Palermo’s San Cataldo church in Piazza Bellini possesses three remarkable red domes on the outside, yet on the inside, those domes illuminate an elegant, simply designed stone chapel. In contrast to its sister church La Martorana, San Cataldo, which was built around 1160, has never possessed mosaics or other such decoration.

4 thoughts on “San Cataldo: Keeping it Simple

  1. The dome-building and all the other intricate brickwork, masonry, etc. that goes into these churches you depict here just amaze me no end! And now buildings are just slapped together with little thought for beauty, quality and humanity. Thank you for showing these places and explaining them. It’s a work of love! ❤

    Liked by 1 person

  2. Saint Cataldo was a 7th century Irish saint. His monastery was in Lismore, County Waterford but his apparent desire for a life of solitude saw him venture off to Jerusalem on a pilgrimage.

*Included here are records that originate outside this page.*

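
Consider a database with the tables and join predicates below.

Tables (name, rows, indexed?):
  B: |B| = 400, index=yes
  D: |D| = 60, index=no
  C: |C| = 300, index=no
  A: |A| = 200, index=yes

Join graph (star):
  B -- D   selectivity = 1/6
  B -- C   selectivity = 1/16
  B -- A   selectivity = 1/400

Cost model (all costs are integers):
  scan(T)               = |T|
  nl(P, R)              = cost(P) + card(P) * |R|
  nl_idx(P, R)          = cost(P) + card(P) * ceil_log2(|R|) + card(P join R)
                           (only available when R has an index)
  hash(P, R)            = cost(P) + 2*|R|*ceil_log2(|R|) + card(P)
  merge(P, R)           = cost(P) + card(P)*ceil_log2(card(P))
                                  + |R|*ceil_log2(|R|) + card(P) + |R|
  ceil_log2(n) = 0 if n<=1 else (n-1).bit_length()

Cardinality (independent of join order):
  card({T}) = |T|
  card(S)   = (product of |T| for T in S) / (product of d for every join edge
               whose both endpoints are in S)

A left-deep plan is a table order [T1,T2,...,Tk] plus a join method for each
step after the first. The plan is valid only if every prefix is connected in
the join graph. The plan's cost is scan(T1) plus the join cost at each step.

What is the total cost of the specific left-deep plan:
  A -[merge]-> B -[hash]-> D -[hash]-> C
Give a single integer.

step 1: scan A: cost=200, card=200
step 2: join B via merge
    card(P join B) = 200*400/(400) = 200
    cost = 200 + 200*8 + 400*9 + 200 + 400 = 6000
step 3: join D via hash
    card(P join D) = 200*60/(6) = 2000
    cost = 6000 + 2*60*6 + 200 = 6920
step 4: join C via hash
    card(P join C) = 2000*300/(16) = 37500
    cost = 6920 + 2*300*9 + 2000 = 14320

14320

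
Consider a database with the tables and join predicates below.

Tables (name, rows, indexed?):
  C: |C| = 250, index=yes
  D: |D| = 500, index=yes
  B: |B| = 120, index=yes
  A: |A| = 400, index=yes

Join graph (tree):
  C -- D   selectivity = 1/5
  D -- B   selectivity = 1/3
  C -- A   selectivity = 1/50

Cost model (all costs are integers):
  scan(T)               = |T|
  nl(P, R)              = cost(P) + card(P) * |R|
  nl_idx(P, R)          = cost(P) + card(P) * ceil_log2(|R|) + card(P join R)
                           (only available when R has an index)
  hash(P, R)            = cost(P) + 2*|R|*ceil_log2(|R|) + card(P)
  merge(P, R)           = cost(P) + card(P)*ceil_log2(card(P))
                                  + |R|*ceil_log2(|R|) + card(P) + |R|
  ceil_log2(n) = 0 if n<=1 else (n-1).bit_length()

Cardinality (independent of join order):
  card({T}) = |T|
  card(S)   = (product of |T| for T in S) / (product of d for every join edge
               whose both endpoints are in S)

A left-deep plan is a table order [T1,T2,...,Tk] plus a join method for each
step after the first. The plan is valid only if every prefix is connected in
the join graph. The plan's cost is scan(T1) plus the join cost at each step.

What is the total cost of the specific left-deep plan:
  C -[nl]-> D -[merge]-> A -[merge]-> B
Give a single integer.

step 1: scan C: cost=250, card=250
step 2: join D via nl
    card(P join D) = 250*500/(5) = 25000
    cost = 250 + 250*500 = 125250
step 3: join A via merge
    card(P join A) = 25000*400/(50) = 200000
    cost = 125250 + 25000*15 + 400*9 + 25000 + 400 = 529250
step 4: join B via merge
    card(P join B) = 200000*120/(3) = 8000000
    cost = 529250 + 200000*18 + 120*7 + 200000 + 120 = 4330210

4330210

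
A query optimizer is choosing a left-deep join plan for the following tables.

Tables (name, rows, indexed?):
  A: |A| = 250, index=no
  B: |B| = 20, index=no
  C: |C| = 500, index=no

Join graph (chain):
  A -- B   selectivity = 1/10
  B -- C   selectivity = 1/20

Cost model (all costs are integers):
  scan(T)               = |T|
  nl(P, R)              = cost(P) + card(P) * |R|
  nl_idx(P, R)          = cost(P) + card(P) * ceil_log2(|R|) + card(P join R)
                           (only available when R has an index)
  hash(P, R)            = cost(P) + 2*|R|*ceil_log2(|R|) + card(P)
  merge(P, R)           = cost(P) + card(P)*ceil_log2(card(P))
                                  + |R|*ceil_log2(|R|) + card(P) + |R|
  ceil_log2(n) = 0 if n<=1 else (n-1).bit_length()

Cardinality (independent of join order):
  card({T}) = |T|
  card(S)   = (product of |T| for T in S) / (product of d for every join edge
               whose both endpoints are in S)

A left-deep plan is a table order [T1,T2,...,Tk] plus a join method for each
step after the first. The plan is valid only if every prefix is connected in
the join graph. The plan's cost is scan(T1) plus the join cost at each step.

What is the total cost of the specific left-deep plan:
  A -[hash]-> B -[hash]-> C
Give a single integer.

step 1: scan A: cost=250, card=250
step 2: join B via hash
    card(P join B) = 250*20/(10) = 500
    cost = 250 + 2*20*5 + 250 = 700
step 3: join C via hash
    card(P join C) = 500*500/(20) = 12500
    cost = 700 + 2*500*9 + 500 = 10200

10200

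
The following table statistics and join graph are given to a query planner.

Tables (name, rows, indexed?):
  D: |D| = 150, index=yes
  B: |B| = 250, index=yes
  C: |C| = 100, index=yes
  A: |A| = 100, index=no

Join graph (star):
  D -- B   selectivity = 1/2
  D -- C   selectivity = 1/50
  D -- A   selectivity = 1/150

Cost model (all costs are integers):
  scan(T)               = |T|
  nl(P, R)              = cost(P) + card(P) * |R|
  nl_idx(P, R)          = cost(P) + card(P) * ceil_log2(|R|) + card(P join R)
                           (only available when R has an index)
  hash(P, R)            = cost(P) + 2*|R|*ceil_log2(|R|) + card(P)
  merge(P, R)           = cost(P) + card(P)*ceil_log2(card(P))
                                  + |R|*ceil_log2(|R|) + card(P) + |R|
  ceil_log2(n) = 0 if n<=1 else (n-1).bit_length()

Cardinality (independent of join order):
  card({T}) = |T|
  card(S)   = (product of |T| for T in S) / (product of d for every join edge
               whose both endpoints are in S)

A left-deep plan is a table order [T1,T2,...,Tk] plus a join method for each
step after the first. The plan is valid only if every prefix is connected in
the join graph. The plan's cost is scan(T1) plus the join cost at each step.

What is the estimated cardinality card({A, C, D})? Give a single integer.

200

Tables in S: A(100), C(100), D(150)
Edges inside S: D-C(d=50), D-A(d=150)
numerator = 100 * 100 * 150 = 1500000
denominator = 50 * 150 = 7500
card(S) = 1500000 / 7500 = 200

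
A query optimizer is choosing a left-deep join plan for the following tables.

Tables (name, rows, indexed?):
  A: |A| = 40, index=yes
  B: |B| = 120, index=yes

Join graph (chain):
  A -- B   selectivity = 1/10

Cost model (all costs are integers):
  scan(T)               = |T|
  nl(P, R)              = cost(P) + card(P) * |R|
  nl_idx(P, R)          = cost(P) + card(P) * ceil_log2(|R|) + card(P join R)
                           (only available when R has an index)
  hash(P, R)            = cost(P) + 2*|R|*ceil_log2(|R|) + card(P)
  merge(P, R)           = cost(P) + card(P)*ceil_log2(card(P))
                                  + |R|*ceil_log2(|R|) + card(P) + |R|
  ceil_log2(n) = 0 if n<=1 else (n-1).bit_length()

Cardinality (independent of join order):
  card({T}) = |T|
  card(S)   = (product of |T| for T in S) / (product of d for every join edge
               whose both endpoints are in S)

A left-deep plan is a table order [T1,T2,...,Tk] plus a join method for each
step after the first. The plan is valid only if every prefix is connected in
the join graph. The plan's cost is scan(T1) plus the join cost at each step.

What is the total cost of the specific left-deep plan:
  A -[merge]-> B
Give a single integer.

step 1: scan A: cost=40, card=40
step 2: join B via merge
    card(P join B) = 40*120/(10) = 480
    cost = 40 + 40*6 + 120*7 + 40 + 120 = 1280

1280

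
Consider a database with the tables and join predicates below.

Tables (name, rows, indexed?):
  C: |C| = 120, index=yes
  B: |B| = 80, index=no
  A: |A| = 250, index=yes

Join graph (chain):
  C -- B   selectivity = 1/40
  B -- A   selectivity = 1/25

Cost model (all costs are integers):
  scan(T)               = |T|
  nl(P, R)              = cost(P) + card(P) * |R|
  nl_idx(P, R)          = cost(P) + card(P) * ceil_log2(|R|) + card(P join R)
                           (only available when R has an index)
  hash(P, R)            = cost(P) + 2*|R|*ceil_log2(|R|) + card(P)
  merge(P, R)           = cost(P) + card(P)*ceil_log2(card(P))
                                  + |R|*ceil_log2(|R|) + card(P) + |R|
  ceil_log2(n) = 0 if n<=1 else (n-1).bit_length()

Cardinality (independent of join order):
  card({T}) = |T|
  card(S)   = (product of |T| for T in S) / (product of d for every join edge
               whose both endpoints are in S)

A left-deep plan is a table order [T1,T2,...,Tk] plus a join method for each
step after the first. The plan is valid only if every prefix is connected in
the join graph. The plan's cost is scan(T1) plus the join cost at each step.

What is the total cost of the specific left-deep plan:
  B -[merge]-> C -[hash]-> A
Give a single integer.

step 1: scan B: cost=80, card=80
step 2: join C via merge
    card(P join C) = 80*120/(40) = 240
    cost = 80 + 80*7 + 120*7 + 80 + 120 = 1680
step 3: join A via hash
    card(P join A) = 240*250/(25) = 2400
    cost = 1680 + 2*250*8 + 240 = 5920

5920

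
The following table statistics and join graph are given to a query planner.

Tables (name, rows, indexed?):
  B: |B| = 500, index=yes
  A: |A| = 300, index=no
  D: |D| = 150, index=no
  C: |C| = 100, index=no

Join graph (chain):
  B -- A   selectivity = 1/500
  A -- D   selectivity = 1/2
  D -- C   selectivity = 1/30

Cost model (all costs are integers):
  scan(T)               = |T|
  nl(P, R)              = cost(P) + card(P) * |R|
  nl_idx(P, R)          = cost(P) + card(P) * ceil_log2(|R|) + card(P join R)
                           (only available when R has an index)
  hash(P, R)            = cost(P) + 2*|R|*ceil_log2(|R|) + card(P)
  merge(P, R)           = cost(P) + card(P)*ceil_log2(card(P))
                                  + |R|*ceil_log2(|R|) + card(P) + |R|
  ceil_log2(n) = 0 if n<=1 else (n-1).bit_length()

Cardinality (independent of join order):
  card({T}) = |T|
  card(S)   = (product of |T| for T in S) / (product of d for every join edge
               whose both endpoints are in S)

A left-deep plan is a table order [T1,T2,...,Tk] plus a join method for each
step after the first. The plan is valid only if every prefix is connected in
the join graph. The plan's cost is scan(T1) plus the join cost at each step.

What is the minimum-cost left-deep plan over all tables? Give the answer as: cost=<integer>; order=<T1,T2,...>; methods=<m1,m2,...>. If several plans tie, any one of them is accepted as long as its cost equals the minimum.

Selinger DP (subsets sized 1..n):
  {B}: scan cost=500, card=500
  {A}: scan cost=300, card=300
  {D}: scan cost=150, card=150
  {C}: scan cost=100, card=100
  {AB}: card=300; try (B,nl_idx)→3300, (A,hash)→6400, (B,merge)→8300, (A,merge)→8500, (B,hash)→9600, (B,nl)→150300 …(+1); best=3300 via (B,nl_idx)
  {AD}: card=22500; try (D,hash)→3000, (A,merge)→4500, (D,merge)→4650, (A,hash)→5700, (A,nl)→45150, (D,nl)→45300; best=3000 via (D,hash)
  {CD}: card=500; try (C,hash)→1700, (D,merge)→2250, (C,merge)→2300, (D,hash)→2600, (D,nl)→15100, (C,nl)→15150; best=1700 via (C,hash)
  {ABD}: card=22500; try (D,hash)→6000, (D,merge)→7650, (B,hash)→34500, (D,nl)→48300, (B,nl_idx)→228000, (B,merge)→368000 …(+1); best=6000 via (D,hash)
  {ACD}: card=75000; try (A,hash)→7600, (A,merge)→9700, (C,hash)→26900, (A,nl)→151700, (C,merge)→363800, (C,nl)→2253000; best=7600 via (A,hash)
  {ABCD}: card=75000; try (C,hash)→29900, (B,hash)→91600, (C,merge)→366800, (B,nl_idx)→757600, (B,merge)→1362600, (C,nl)→2256000 …(+1); best=29900 via (C,hash)

cost=29900; order=A,B,D,C; methods=nl_idx,hash,hash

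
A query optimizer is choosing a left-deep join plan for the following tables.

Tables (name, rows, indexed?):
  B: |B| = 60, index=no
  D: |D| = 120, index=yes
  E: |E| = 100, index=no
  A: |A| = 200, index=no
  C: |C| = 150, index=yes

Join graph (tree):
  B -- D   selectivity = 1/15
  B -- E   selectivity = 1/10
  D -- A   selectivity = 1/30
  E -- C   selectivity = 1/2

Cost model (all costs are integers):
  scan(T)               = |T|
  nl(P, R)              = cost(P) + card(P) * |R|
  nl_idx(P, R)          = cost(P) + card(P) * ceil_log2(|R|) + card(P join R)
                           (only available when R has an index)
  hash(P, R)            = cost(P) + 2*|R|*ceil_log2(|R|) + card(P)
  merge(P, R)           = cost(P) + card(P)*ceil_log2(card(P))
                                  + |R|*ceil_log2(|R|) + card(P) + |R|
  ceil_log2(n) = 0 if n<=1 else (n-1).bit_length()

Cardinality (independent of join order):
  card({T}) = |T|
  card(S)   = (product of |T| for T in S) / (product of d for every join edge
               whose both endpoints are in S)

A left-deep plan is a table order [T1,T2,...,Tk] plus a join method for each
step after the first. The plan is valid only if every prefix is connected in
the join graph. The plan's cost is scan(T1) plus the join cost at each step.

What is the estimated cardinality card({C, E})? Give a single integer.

Tables in S: C(150), E(100)
Edges inside S: E-C(d=2)
numerator = 150 * 100 = 15000
denominator = 2 = 2
card(S) = 15000 / 2 = 7500

7500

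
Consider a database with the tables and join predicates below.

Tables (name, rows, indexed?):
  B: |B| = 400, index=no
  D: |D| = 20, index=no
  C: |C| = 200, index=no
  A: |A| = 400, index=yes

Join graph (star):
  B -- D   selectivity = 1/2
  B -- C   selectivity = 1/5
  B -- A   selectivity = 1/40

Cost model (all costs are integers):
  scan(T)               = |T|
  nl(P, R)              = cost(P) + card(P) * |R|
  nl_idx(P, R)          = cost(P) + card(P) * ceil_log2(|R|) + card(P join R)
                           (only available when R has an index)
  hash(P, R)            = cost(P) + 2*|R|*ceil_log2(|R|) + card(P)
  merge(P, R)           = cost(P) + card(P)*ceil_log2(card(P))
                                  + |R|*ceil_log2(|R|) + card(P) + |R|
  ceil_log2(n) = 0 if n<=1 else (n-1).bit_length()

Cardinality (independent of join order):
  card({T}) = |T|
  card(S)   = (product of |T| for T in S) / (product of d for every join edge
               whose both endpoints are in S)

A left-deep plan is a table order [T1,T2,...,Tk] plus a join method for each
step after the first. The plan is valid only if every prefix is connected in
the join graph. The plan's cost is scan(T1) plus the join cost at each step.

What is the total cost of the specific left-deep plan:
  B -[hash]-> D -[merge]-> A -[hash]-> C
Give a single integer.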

    On his return home his ship was wrecked off the Italian coast, near the city of Taranto. The people here appear to have encouraged the monk to become their bishop, and he rose to become their archbishop. Some of the miracles claimed in Catald’s name include protecting the city against the plague and floods that, apparently, had occurred in neighbouring areas.

    He is venerated all over Italy, particularly Sicily.